WTF. you left me with no condoms and you ate all my mac and cheese. scumbag.
i'm at a stripclub and this bitch just lit her nipples on fire!
I really hope I'm not the first person who's had to wash vomit off of cash and credit cards.
Well, I was going to ask you what happened to all my lipstick. Until I saw the giant red penis on my living room wall.
I dont know how to say this. But the hottest girl where im at has one arm.
Someone just asked me if ur the girl that fell through the floor. I HAD to say yes.
my self respect just called, its having a good time without me
It's like I'm snorkeling in an ocean of tequila.
Aside from the fact that im drinking wine straight from the bottle to save doing dishes, im also standing in front of the oven to save turning on the heater. its gonna be a rough winter.
I just told him he had gained a new brother.
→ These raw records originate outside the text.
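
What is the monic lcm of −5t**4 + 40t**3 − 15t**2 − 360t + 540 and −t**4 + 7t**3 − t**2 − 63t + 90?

t**5 − 13t**4 + 43t**3 + 57t**2 − 468t + 540

Euclidean algorithm in ℚ[t]:
  −5t**4 + 40t**3 − 15t**2 − 360t + 540 = (5)(−t**4 + 7t**3 − t**2 − 63t + 90) + (5t**3 − 10t**2 − 45t + 90)
  −t**4 + 7t**3 − t**2 − 63t + 90 = (−(1/5)t + 1)(5t**3 − 10t**2 − 45t + 90) + (0)
Last nonzero remainder: 5t**3 − 10t**2 − 45t + 90. Dividing through by 5 gives the monic gcd t**3 − 2t**2 − 9t + 18.
Then lcm(f, g) = f·g / gcd(f, g); expanding and making the result monic gives the answer.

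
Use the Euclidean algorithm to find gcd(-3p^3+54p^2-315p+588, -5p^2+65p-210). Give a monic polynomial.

p-7

Apply the Euclidean algorithm:
  -3p^3+54p^2-315p+588 = ((3/5)p-3)(-5p^2+65p-210) + (6p-42)
  -5p^2+65p-210 = (-(5/6)p+5)(6p-42) + (0)
Last nonzero remainder: 6p-42. Dividing through by 6 gives the monic gcd p-7.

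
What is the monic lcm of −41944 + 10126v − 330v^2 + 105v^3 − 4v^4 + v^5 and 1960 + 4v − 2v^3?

By polynomial division,
  v^5 − 4v^4 + 105v^3 − 330v^2 + 10126v − 41944 = (−(1/2)v^2 + 2v − 107/2)(−2v^3 + 4v + 1960) + (642v^2 + 6420v + 62916)
  −2v^3 + 4v + 1960 = (−(1/321)v + 10/321)(642v^2 + 6420v + 62916) + (0)
Last nonzero remainder: 642v^2 + 6420v + 62916. Dividing through by 642 gives the monic gcd v^2 + 10v + 98.
Then lcm(f, g) = f·g / gcd(f, g); expanding and making the result monic gives the answer.

419440 − 143204v + 13426v^2 − 1380v^3 + 145v^4 − 14v^5 + v^6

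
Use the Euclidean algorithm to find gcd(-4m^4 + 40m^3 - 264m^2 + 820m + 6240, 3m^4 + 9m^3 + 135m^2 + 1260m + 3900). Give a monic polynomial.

Repeated division with remainder:
  -4m^4 + 40m^3 - 264m^2 + 820m + 6240 = (-4/3)(3m^4 + 9m^3 + 135m^2 + 1260m + 3900) + (52m^3 - 84m^2 + 2500m + 11440)
  3m^4 + 9m^3 + 135m^2 + 1260m + 3900 = ((3/52)m + 45/169)(52m^3 - 84m^2 + 2500m + 11440) + ((2220/169)m^2 - (11100/169)m + 11100/13)
  52m^3 - 84m^2 + 2500m + 11440 = ((2197/555)m + 7436/555)((2220/169)m^2 - (11100/169)m + 11100/13) + (0)
Last nonzero remainder: (2220/169)m^2 - (11100/169)m + 11100/13. Dividing through by 2220/169 gives the monic gcd m^2 - 5m + 65.

m^2 - 5m + 65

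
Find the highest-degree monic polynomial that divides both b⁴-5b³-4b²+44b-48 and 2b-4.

Euclidean algorithm in ℚ[b]:
  b⁴-5b³-4b²+44b-48 = ((1/2)b³-(3/2)b²-5b+12)(2b-4) + (0)
Last nonzero remainder: 2b-4. Dividing through by 2 gives the monic gcd b-2.

b-2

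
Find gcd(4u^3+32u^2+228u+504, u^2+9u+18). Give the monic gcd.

By polynomial division,
  4u^3+32u^2+228u+504 = (4u-4)(u^2+9u+18) + (192u+576)
  u^2+9u+18 = ((1/192)u+1/32)(192u+576) + (0)
Last nonzero remainder: 192u+576. Dividing through by 192 gives the monic gcd u+3.

u+3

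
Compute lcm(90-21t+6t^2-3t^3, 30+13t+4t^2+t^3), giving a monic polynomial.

-90-9t+t^2+t^3+t^4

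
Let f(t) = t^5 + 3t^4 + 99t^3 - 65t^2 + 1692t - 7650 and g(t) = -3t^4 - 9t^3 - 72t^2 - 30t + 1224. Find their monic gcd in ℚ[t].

t^3 - t^2 + 28t - 102

Euclidean algorithm in ℚ[t]:
  t^5 + 3t^4 + 99t^3 - 65t^2 + 1692t - 7650 = (-(1/3)t)(-3t^4 - 9t^3 - 72t^2 - 30t + 1224) + (75t^3 - 75t^2 + 2100t - 7650)
  -3t^4 - 9t^3 - 72t^2 - 30t + 1224 = (-(1/25)t - 4/25)(75t^3 - 75t^2 + 2100t - 7650) + (0)
Last nonzero remainder: 75t^3 - 75t^2 + 2100t - 7650. Dividing through by 75 gives the monic gcd t^3 - t^2 + 28t - 102.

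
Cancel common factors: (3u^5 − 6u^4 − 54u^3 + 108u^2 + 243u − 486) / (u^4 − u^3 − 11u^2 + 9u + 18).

(3u^2 − 27)/(u + 1)

Repeated division with remainder:
  3u^5 − 6u^4 − 54u^3 + 108u^2 + 243u − 486 = (3u − 3)(u^4 − u^3 − 11u^2 + 9u + 18) + (−24u^3 + 48u^2 + 216u − 432)
  u^4 − u^3 − 11u^2 + 9u + 18 = (−(1/24)u − 1/24)(−24u^3 + 48u^2 + 216u − 432) + (0)
Last nonzero remainder: −24u^3 + 48u^2 + 216u − 432. Dividing through by −24 gives the monic gcd u^3 − 2u^2 − 9u + 18.
Cancel u^3 − 2u^2 − 9u + 18 from numerator and denominator to get the reduced form.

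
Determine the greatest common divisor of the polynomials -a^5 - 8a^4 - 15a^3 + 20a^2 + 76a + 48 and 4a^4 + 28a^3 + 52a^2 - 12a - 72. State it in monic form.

a^2 + 5a + 6

By polynomial division,
  -a^5 - 8a^4 - 15a^3 + 20a^2 + 76a + 48 = (-(1/4)a - 1/4)(4a^4 + 28a^3 + 52a^2 - 12a - 72) + (5a^3 + 30a^2 + 55a + 30)
  4a^4 + 28a^3 + 52a^2 - 12a - 72 = ((4/5)a + 4/5)(5a^3 + 30a^2 + 55a + 30) + (-16a^2 - 80a - 96)
  5a^3 + 30a^2 + 55a + 30 = (-(5/16)a - 5/16)(-16a^2 - 80a - 96) + (0)
Last nonzero remainder: -16a^2 - 80a - 96. Dividing through by -16 gives the monic gcd a^2 + 5a + 6.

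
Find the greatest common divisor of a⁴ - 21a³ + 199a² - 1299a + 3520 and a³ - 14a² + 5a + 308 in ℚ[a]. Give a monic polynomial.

a - 11

Repeated division with remainder:
  a⁴ - 21a³ + 199a² - 1299a + 3520 = (a - 7)(a³ - 14a² + 5a + 308) + (96a² - 1572a + 5676)
  a³ - 14a² + 5a + 308 = ((1/96)a + 19/768)(96a² - 1572a + 5676) + (-(975/64)a + 10725/64)
  96a² - 1572a + 5676 = (-(2048/325)a + 11008/325)(-(975/64)a + 10725/64) + (0)
Last nonzero remainder: -(975/64)a + 10725/64. Dividing through by -975/64 gives the monic gcd a - 11.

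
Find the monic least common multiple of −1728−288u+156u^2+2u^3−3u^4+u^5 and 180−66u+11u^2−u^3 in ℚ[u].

8640−288u−1068u^2+146u^3+17u^4−8u^5+u^6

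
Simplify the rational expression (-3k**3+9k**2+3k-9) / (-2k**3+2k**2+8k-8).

(3k**2-6k-9)/(2k**2-8)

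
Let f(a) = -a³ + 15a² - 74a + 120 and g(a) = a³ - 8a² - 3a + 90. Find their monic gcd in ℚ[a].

a² - 11a + 30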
He immediately knew I meant the eskimo kind.
I have to remind myself to breathe. That hungover.
Please don't explain what tea bagging is to my mother.
I smell like playdoh, sex, and ruined lives. I love the weekend
Star Wars means nothing to me. I know only the basics. Darth is Luke's father. R2 is short, C3 is gold. Yoda sings Rainbow Connection. The kinda stuff EVERYONE knows.
These guys are just fucking with my heart instead of fucking me. They're fucking up.